CH: The inaugural class has 12 students – what’s the range of topics?

JC: Well one of the learners is developing the Kansas City Free School.  We have other people who are developing things that are more craft based – an application of creative skills for themselves in a way that expands their practice, people who are changing life direction. I’m going to be a student in the school too and I’m developing my writing practice, someone else is doing a study of the secular equivalents of religious beliefs and practices… Monday we’re having our first class, that’s when people will bring their contracts in..

CH: You have your first class meeting on Labor Day?

JC: Yes and I have to say I think it’s really amazing that we’re having our first meeting on Labor Day.  I love the idea that we would take part of Labor Day to engage in something that is labor, but it’s labor for the self in the way that maybe work used to be for people before we got into a mechanized factory system.  Self-motivated education reclaims energy that is typically spent in producing for others and turns it back towards self-fulfillment.

CH: So 12 now – what does the future hold for Rad School?

JC: I have no idea – we’re very open to learning by doing.  I know that several things are important to the notion of Rad School: smallness, locality, that it should be free and constantly able to change – those are core beliefs and everything else can change around that.  We thought about 12 as a number that would be manageable to do swift course changes if something’s really not working. You have enough diversity of opinion for challenging each other’s thinking, but you also really get to talk to people and get floor time.  I can imagine if this works that we might have to think about having multiple groups that meet, but I have no idea what that would look like yet.

CH: What makes Kansas City the right place for Rad School?

JC: We have a really close community, and it’s not closed down by gentrification. It would be harder to do something like this in a large city that has high levels of competition and scarcity built into the system.  We have a kind of abundance here that is opportunity – to be able to see that and to understand vacancies in certain areas as opportunity is very empowering.

CH: What’s the most exciting thing about Rad School?

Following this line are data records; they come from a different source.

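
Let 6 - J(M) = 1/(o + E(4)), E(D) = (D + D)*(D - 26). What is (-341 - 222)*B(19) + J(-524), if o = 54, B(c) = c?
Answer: -1304301/122 ≈ -10691.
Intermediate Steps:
E(D) = 2*D*(-26 + D) (E(D) = (2*D)*(-26 + D) = 2*D*(-26 + D))
J(M) = 733/122 (J(M) = 6 - 1/(54 + 2*4*(-26 + 4)) = 6 - 1/(54 + 2*4*(-22)) = 6 - 1/(54 - 176) = 6 - 1/(-122) = 6 - 1*(-1/122) = 6 + 1/122 = 733/122)
(-341 - 222)*B(19) + J(-524) = (-341 - 222)*19 + 733/122 = -563*19 + 733/122 = -10697 + 733/122 = -1304301/122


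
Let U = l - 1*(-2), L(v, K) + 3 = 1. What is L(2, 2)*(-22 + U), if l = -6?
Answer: 52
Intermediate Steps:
L(v, K) = -2 (L(v, K) = -3 + 1 = -2)
U = -4 (U = -6 - 1*(-2) = -6 + 2 = -4)
L(2, 2)*(-22 + U) = -2*(-22 - 4) = -2*(-26) = 52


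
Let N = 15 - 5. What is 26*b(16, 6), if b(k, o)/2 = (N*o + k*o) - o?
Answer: 7800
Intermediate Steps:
N = 10
b(k, o) = 18*o + 2*k*o (b(k, o) = 2*((10*o + k*o) - o) = 2*(9*o + k*o) = 18*o + 2*k*o)
26*b(16, 6) = 26*(2*6*(9 + 16)) = 26*(2*6*25) = 26*300 = 7800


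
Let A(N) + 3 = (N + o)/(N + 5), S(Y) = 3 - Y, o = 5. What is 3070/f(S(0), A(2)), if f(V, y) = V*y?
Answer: -1535/3 ≈ -511.67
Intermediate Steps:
A(N) = -2 (A(N) = -3 + (N + 5)/(N + 5) = -3 + (5 + N)/(5 + N) = -3 + 1 = -2)
3070/f(S(0), A(2)) = 3070/(((3 - 1*0)*(-2))) = 3070/(((3 + 0)*(-2))) = 3070/((3*(-2))) = 3070/(-6) = 3070*(-⅙) = -1535/3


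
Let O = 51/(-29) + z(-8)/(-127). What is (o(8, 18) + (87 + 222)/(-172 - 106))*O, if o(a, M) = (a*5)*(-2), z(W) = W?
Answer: 140818505/1023874 ≈ 137.53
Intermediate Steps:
O = -6245/3683 (O = 51/(-29) - 8/(-127) = 51*(-1/29) - 8*(-1/127) = -51/29 + 8/127 = -6245/3683 ≈ -1.6956)
o(a, M) = -10*a (o(a, M) = (5*a)*(-2) = -10*a)
(o(8, 18) + (87 + 222)/(-172 - 106))*O = (-10*8 + (87 + 222)/(-172 - 106))*(-6245/3683) = (-80 + 309/(-278))*(-6245/3683) = (-80 + 309*(-1/278))*(-6245/3683) = (-80 - 309/278)*(-6245/3683) = -22549/278*(-6245/3683) = 140818505/1023874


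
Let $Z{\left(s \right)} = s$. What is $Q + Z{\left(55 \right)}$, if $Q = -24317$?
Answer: $-24262$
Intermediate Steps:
$Q + Z{\left(55 \right)} = -24317 + 55 = -24262$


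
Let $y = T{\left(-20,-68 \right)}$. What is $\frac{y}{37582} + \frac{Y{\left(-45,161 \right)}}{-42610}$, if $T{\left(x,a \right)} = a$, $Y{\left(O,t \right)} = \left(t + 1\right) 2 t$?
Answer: $- \frac{490831232}{400342255} \approx -1.226$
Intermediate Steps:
$Y{\left(O,t \right)} = t \left(2 + 2 t\right)$ ($Y{\left(O,t \right)} = \left(1 + t\right) 2 t = \left(2 + 2 t\right) t = t \left(2 + 2 t\right)$)
$y = -68$
$\frac{y}{37582} + \frac{Y{\left(-45,161 \right)}}{-42610} = - \frac{68}{37582} + \frac{2 \cdot 161 \left(1 + 161\right)}{-42610} = \left(-68\right) \frac{1}{37582} + 2 \cdot 161 \cdot 162 \left(- \frac{1}{42610}\right) = - \frac{34}{18791} + 52164 \left(- \frac{1}{42610}\right) = - \frac{34}{18791} - \frac{26082}{21305} = - \frac{490831232}{400342255}$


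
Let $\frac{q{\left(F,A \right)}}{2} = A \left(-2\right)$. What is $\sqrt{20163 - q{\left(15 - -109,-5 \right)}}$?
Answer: $\sqrt{20143} \approx 141.93$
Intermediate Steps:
$q{\left(F,A \right)} = - 4 A$ ($q{\left(F,A \right)} = 2 A \left(-2\right) = 2 \left(- 2 A\right) = - 4 A$)
$\sqrt{20163 - q{\left(15 - -109,-5 \right)}} = \sqrt{20163 - \left(-4\right) \left(-5\right)} = \sqrt{20163 - 20} = \sqrt{20143}$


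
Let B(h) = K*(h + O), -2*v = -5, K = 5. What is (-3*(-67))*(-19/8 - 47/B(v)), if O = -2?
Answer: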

JC: I think it’s part of a much larger phenomenon – it’s like the surface of a cauldron and there are all of these little bubbles boiling up in different places.  These are very localized experiments. I work with this concept that I call “creating magnetic alternatives” – it’s not a process of driving people toward your idea, but creating something that seems to fill a need and resonate with people so they’re drawn towards your ideas. I think that having multiple sites of small invention and alternative creativity is the most hopeful feature of our time.